We have all suffered through bad vacations: tourist traps, endless lines, rundown hotels, and the worst airports on earth. The world abounds in dismal destinations, and it’s just as important to know the hellholes to avoid as it is to be familiar with the most “idyllic” spots—especially when some don’t deserve their reputations. Often it is not until you arrive that you find out that your stunning lakeside hotel is really perched on the beachless shores of a swampy puddle.
Straight from Peter's new book, "Don’t Go There! The Travel Detective’s Essential Guide to the Must-Miss Places of the World" comes the worst hotels around the country... plan your stay accordingly!
In March 2008, visitors staying at the Quality Inn Suites in Orlando had to pack up and leave after two guests were hospitalized in Pinellas County with Legionnaires’s disease.
In Ocean City, Maryland, in 2003, the Worcester County Health Department, the Maryland Department of Health and Mental Hygiene, and the CDC conducted an investigation when two guests at the Princess Royale contracted LD days after checking out of the hotel. One later died from of the disease.

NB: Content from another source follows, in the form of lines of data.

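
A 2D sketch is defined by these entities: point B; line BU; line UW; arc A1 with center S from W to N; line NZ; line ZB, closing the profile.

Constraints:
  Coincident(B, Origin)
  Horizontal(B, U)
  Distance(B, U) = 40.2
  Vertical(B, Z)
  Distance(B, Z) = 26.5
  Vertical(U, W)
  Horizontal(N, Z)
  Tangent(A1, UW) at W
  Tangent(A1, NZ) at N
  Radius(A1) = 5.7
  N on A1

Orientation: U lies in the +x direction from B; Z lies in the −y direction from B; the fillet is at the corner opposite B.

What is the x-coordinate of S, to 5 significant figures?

34.500

B is at the origin; B and U share the same y with |BU| = 40.2 and U on the +x side, so U = (40.200, 0.0000). BZ is vertical with |BZ| = 26.5 and Z on the −y side, so Z = (0.0000, -26.500). The virtual corner opposite B is at (40.200, -26.500). Tangency of A1 to UW means the radius SW is perpendicular to UW and A1 meets NZ tangentially, so SN is at right angles to NZ, with radius 5.7, so the center S sits 5.7 in from both sides at S = (34.500, -20.800). So S.x = 34.500.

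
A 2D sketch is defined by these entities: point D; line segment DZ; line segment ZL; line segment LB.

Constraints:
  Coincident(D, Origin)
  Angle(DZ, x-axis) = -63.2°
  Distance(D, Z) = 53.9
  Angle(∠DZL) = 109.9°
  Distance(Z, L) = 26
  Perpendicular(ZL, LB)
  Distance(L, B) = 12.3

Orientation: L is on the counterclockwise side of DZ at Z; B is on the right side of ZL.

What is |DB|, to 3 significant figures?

77.0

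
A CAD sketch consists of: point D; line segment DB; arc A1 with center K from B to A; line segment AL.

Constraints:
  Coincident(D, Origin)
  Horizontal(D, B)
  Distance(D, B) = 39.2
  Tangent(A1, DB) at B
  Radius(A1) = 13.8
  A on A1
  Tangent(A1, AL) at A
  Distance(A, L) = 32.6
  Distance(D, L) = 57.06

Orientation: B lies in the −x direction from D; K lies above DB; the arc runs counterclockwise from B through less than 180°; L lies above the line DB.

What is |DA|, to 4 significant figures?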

You’ve got have to be pretty bad to earn yourself the title of Dirtiest Hotel in America by Tripadvisor. But three years running? Now, that’s a problem. Times Square might have reinvented itself as an upscale destination, but the 700-room Hotel Carter—which rightly bills itself as affordable (about $100 a night) and centrally located within the tourist hub—is a throwback to the city’s seedier days.
This Penn Station–-area hotel attracts a big international crowd, and there are angry rants and complaints in multiple languages to prove it. “NO vayas nunca a este hotel,” (“Don’t ever go to this hotel”), cried one visitor from Madrid (“don’t ever go to this hotel”). While the majority of folks vowed never to re-turn, other guests have said this hotel is worth the few bucks that they paid for the stay, or that it wasn’t as bad as they feared.

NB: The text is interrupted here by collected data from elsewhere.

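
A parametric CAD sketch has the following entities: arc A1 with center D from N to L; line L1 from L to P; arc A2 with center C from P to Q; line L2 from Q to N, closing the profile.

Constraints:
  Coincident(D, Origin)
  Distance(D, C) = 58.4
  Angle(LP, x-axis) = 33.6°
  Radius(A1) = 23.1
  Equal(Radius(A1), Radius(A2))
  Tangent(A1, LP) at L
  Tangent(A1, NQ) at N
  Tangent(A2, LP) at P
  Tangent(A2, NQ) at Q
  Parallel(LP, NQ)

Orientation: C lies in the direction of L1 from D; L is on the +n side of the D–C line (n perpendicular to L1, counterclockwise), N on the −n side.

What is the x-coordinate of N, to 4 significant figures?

12.78

D is at the origin and C lies 58.4 along u from D, so C = 58.4·u = (48.64, 32.32). Tangency of A1 to both parallel lines with radius 23.1 puts L and N at D ± 23.1·n: L = (-12.78, 19.24), N = (12.78, -19.24). So N.x = 12.78.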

The Hotel Pennsylvania claims to be “The World’s Most Popular Hotel.” Maybe, if you’re talking about popularity with bed bugs. … Hotel owners had to pony up nearly $100,000 to two Swiss women who said that they were bitten from “head to toe” during their 2005 stay. To make matters worse, the women’s attorney, Adam Sattler, noted, “As soon as they approached the counter to check out, before they were even able to say anything, the person behind the counter said, ‘We know it, bed bugs.’ That tells me that the hotel knew about it.”